Git hooks for 100x devs.(not for faint heart)
MegatronPrime
Posted on November 29, 2024
You are a developer, a creator, a pragmatic builder!
As your multiple projects grow, the need of automation first pushes you toward git-hooks.
They basically are scripts triggered whenever you make changes to your code base.
So you write scripts in whichever language comes handy at the moment.
However, git doesn't natively support saving hooks across your repository clones,
so you must build or use a custom solution to persist and manage your scripts.
As a solution Pipelight has come very, very handy.
Is is a pretty small executable written in Rust that comes with great capabilities.

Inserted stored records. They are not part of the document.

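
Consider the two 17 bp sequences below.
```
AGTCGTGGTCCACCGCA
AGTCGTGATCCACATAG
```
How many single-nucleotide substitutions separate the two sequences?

Mismatches (1-based): site 8: G→A; site 14: C→A; site 15: G→T; site 16: C→A; site 17: A→G.

5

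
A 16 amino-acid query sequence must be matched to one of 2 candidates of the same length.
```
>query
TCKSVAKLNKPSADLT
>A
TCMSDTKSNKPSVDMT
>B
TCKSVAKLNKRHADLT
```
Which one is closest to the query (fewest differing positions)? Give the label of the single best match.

A differs at 6 positions; B differs at 2 positions. The closest is B.

B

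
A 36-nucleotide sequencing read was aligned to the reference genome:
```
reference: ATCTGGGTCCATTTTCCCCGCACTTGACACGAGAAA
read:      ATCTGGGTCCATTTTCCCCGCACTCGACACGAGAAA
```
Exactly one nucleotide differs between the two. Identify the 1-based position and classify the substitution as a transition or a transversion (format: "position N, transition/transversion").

position 25, transition

Position 25 changes T→C. T is a pyrimidine and C is a pyrimidine, so this is a transition.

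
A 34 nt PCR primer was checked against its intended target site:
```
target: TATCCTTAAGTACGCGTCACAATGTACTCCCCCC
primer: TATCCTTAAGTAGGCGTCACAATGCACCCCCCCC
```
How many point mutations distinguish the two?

3

The sequences differ at positions 13, 25, 28 (1-based) — 3 in total.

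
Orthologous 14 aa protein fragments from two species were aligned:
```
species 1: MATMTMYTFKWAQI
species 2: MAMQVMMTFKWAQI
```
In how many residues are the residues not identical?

The sequences differ at residues 3, 4, 5, 7 (1-based) — 4 in total.

4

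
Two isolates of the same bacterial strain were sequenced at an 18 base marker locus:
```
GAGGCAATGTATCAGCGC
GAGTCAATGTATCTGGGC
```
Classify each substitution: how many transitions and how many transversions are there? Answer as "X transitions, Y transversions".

Transitions (purine↔purine or pyrimidine↔pyrimidine): none.
Transversions (purine↔pyrimidine): 4 G→T, 14 A→T, 16 C→G.

0 transitions, 3 transversions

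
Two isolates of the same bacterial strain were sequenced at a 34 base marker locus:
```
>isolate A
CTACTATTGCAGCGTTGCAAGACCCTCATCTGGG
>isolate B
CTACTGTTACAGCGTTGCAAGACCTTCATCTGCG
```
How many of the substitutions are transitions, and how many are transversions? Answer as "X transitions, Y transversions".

Mismatches (1-based):
site 6: A→G (purine→purine, transition)
site 9: G→A (purine→purine, transition)
site 25: C→T (pyrimidine→pyrimidine, transition)
site 33: G→C (purine→pyrimidine, transversion)

3 transitions, 1 transversion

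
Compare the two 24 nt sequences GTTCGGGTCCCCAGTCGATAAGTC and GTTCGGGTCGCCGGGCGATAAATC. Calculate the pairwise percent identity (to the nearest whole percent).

Mismatches at positions 10, 13, 15, 22 (1-based): 4 of 24.
Identical positions: 20/24 = 83.33% → 83%.

83%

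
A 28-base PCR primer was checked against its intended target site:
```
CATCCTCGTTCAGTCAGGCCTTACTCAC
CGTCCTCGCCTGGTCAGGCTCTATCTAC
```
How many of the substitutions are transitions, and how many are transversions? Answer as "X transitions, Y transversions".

10 transitions, 0 transversions

Transitions (purine↔purine or pyrimidine↔pyrimidine): 2 A→G, 9 T→C, 10 T→C, 11 C→T, 12 A→G, 20 C→T, 21 T→C, 24 C→T, 25 T→C, 26 C→T.
Transversions (purine↔pyrimidine): none.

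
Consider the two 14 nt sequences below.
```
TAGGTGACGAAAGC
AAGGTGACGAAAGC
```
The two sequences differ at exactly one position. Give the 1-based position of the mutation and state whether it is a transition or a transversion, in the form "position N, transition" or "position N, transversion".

Position 1 changes T→A. T is a pyrimidine and A is a purine, so this is a transversion.

position 1, transversion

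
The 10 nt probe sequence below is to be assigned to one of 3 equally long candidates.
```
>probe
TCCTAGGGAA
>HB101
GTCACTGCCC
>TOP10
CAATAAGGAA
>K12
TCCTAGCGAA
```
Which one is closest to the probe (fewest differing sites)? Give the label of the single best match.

HB101 differs at 8 sites; TOP10 differs at 4 sites; K12 differs at 1 site. The closest is K12.

K12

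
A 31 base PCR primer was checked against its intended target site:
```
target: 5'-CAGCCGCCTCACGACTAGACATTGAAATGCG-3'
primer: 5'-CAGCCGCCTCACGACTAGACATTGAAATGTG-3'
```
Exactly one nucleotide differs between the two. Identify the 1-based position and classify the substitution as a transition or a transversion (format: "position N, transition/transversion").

position 30, transition

The sequences differ only at position 30: C→T (pyrimidine→pyrimidine), a transition.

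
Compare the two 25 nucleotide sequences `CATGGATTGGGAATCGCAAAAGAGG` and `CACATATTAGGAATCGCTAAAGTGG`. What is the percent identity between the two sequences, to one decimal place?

Mismatches at positions 3, 4, 5, 9, 18, 23 (1-based): 6 of 25.
Identical positions: 19/25 = 76% → 76.0%.

76.0%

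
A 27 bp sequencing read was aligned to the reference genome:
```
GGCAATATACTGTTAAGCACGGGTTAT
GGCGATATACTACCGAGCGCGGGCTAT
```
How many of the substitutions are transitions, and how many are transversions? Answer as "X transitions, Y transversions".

Transitions (purine↔purine or pyrimidine↔pyrimidine): 4 A→G, 12 G→A, 13 T→C, 14 T→C, 15 A→G, 19 A→G, 24 T→C.
Transversions (purine↔pyrimidine): none.

7 transitions, 0 transversions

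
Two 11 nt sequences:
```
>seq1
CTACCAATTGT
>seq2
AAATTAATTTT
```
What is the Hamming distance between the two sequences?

Comparing position by position, 5 positions differ: 1 (C/A), 2 (T/A), 4 (C/T), 5 (C/T), 10 (G/T).

5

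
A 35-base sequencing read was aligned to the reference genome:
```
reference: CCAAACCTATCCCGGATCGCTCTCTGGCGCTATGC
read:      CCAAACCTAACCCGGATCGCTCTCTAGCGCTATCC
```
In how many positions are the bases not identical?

The sequences differ at positions 10, 26, 34 (1-based) — 3 in total.

3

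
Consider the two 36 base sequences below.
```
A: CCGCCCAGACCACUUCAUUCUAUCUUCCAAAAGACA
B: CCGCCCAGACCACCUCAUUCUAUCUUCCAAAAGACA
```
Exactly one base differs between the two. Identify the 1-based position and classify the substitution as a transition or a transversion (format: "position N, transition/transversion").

The sequences differ only at position 14: U→C (pyrimidine→pyrimidine), a transition.

position 14, transition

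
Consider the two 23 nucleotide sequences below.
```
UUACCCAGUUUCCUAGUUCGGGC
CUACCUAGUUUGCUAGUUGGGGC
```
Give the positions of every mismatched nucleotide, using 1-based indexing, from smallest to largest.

Scanning 1-based: 1: U/C; 6: C/U; 12: C/G; 19: C/G.

1, 6, 12, 19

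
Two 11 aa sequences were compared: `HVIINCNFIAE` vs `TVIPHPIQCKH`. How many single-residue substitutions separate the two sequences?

The sequences differ at residues 1, 4, 5, 6, 7, 8, 9, 10, 11 (1-based) — 9 in total.

9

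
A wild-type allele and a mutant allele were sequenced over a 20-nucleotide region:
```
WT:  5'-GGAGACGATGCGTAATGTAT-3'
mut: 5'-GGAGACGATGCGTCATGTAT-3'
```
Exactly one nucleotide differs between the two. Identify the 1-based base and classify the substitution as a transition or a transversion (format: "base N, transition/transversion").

Base 14 changes A→C. A is a purine and C is a pyrimidine, so this is a transversion.

base 14, transversion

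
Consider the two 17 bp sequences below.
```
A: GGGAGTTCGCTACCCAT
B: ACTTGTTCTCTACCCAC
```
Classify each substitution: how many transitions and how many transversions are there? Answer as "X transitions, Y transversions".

2 transitions, 4 transversions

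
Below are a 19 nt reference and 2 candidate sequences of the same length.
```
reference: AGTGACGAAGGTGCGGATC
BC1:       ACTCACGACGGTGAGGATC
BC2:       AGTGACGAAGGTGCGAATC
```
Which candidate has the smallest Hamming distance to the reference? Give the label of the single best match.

BC2

Hamming distances to reference — BC1: 4; BC2: 1.
Smallest is BC2 with 1 mismatch.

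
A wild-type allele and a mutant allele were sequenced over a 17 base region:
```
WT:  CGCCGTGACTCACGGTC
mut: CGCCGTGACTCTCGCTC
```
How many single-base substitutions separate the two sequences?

Mismatches (1-based): base 12: A→T; base 15: G→C.

2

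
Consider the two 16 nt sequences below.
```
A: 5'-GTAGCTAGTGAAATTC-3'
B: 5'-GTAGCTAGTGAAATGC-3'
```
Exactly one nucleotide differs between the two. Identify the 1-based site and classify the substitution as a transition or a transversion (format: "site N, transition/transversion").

site 15, transversion

The sequences differ only at site 15: T→G (pyrimidine→purine), a transversion.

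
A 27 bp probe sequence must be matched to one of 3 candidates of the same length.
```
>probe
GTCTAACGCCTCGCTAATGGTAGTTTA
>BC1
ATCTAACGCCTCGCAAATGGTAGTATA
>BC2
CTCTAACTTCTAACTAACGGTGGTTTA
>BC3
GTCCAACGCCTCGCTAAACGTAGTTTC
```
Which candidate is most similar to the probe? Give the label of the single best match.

BC1

BC1 differs at 3 bases; BC2 differs at 7 bases; BC3 differs at 4 bases. The closest is BC1.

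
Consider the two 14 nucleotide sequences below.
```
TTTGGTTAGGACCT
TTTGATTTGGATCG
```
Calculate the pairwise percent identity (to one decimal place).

71.4%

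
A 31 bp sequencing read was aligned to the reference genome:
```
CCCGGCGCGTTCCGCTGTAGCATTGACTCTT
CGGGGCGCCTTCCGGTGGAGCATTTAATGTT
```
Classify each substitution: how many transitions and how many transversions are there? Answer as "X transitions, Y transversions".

0 transitions, 8 transversions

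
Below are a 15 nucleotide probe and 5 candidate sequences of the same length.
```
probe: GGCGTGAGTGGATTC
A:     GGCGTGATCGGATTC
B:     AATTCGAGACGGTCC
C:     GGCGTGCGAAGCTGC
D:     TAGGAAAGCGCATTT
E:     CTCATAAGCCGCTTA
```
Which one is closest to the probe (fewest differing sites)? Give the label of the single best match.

Hamming distances to probe — A: 2; B: 9; C: 5; D: 8; E: 8.
Smallest is A with 2 mismatches.

A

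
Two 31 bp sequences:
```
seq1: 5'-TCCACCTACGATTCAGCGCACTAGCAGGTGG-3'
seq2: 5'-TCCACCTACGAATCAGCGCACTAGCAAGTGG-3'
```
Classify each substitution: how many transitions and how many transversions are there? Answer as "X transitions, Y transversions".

Mismatches (1-based):
position 12: T→A (pyrimidine→purine, transversion)
position 27: G→A (purine→purine, transition)

1 transition, 1 transversion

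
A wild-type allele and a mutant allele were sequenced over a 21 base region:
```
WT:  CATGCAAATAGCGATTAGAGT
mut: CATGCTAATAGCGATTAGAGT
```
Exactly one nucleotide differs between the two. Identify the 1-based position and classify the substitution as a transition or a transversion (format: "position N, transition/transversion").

position 6, transversion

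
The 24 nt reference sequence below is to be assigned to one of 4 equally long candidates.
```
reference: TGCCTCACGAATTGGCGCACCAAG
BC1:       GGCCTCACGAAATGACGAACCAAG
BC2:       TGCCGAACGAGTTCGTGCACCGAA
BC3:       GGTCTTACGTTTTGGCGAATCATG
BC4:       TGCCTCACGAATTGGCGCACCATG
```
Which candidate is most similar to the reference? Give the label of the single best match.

Hamming distances to reference — BC1: 4; BC2: 7; BC3: 8; BC4: 1.
Smallest is BC4 with 1 mismatch.

BC4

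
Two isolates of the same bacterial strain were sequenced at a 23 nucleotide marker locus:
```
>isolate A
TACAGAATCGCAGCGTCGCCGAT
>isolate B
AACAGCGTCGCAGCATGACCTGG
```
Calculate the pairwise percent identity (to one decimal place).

60.9%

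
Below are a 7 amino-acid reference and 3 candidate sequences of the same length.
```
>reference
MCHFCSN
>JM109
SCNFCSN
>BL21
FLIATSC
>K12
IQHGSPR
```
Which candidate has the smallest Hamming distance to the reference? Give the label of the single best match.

JM109 differs at 2 residues; BL21 differs at 6 residues; K12 differs at 6 residues. The closest is JM109.

JM109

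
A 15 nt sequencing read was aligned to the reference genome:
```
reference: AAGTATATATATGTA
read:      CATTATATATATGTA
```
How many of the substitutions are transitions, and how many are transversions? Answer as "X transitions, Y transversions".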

Install it then write this file at your project root.
# pipelight.toml
[[pipelines]]
name = "my_deployment_pipeline"
[[pipelines.steps]]
name = "my_script"
commands = ["./scrips/deploy.sh"]
[[pipelines.triggers]]
branches = ["master"]
actions= ["pre-push"]
Running the following command will enable hooks defined in your configuration.
pipelight enable git-hooks
It creates a hook that triggers your script at ./scrips/deploy.sh
whenever you push to master.
Yes, you heard me well.
You can restrain hook execution to the desired branches.

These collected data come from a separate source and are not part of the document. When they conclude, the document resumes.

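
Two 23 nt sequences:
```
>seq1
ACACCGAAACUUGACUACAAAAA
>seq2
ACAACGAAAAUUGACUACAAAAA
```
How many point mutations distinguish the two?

2

Mismatches (1-based): base 4: C→A; base 10: C→A.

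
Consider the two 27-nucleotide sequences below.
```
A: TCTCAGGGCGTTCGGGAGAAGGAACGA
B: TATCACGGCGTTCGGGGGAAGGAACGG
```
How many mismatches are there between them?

4

Comparing position by position, 4 sites differ: 2 (C/A), 6 (G/C), 17 (A/G), 27 (A/G).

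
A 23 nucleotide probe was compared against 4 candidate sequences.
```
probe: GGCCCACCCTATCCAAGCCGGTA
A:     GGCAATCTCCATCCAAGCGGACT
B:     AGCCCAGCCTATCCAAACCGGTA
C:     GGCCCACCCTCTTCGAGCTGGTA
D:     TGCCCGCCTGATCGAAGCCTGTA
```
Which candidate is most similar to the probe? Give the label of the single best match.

B

A differs at 9 bases; B differs at 3 bases; C differs at 4 bases; D differs at 6 bases. The closest is B.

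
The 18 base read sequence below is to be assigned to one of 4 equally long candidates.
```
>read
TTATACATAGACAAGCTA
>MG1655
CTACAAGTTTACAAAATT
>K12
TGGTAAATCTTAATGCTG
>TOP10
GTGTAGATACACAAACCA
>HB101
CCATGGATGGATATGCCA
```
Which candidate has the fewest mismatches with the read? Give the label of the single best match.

TOP10

MG1655 differs at 9 bases; K12 differs at 9 bases; TOP10 differs at 6 bases; HB101 differs at 8 bases. The closest is TOP10.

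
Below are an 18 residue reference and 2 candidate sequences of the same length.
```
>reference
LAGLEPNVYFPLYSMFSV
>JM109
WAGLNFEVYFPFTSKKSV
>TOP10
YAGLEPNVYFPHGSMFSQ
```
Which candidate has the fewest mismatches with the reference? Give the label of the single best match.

TOP10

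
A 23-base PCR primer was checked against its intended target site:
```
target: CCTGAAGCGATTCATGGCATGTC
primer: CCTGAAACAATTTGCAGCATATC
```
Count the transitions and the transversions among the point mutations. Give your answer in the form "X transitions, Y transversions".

7 transitions, 0 transversions

Mismatches (1-based):
base 7: G→A (purine→purine, transition)
base 9: G→A (purine→purine, transition)
base 13: C→T (pyrimidine→pyrimidine, transition)
base 14: A→G (purine→purine, transition)
base 15: T→C (pyrimidine→pyrimidine, transition)
base 16: G→A (purine→purine, transition)
base 21: G→A (purine→purine, transition)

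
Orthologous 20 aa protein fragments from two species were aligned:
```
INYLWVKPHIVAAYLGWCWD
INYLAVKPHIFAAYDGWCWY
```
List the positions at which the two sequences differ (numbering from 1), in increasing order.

5, 11, 15, 20

Scanning 1-based: 5: W/A; 11: V/F; 15: L/D; 20: D/Y.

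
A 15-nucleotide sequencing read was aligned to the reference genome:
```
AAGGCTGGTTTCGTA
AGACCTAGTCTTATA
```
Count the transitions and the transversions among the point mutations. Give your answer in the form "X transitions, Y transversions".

Mismatches (1-based):
site 2: A→G (purine→purine, transition)
site 3: G→A (purine→purine, transition)
site 4: G→C (purine→pyrimidine, transversion)
site 7: G→A (purine→purine, transition)
site 10: T→C (pyrimidine→pyrimidine, transition)
site 12: C→T (pyrimidine→pyrimidine, transition)
site 13: G→A (purine→purine, transition)

6 transitions, 1 transversion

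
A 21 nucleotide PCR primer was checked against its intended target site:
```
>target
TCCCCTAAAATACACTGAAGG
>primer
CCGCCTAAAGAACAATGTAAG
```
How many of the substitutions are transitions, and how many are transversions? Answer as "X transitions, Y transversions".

3 transitions, 4 transversions

Mismatches (1-based):
base 1: T→C (pyrimidine→pyrimidine, transition)
base 3: C→G (pyrimidine→purine, transversion)
base 10: A→G (purine→purine, transition)
base 11: T→A (pyrimidine→purine, transversion)
base 15: C→A (pyrimidine→purine, transversion)
base 18: A→T (purine→pyrimidine, transversion)
base 20: G→A (purine→purine, transition)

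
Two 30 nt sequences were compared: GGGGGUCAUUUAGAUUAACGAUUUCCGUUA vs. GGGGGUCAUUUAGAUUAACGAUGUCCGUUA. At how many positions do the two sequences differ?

1

Comparing position by position, 1 position differs: 23 (U/G).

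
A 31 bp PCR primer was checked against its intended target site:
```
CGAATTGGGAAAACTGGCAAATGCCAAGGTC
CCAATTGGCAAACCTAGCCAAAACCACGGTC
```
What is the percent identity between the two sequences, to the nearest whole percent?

74%

8 positions differ (2, 9, 13, 16, 19, 22, 23, 27), so 23 of 31 match: 23/31 = 74.19%.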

It furthermore supports globing (ex: ["feat/*"]
);
It enables some other very practical features like logging your hook results.
pipelight logs -vvv
You can display your project global health like so and quickly see what
works and what doesn't.
pipelight ls -vv
As we seek to build software for us, that benefit our community and free the individuals,
Pipelight is one of this tools that leverage one's strike force.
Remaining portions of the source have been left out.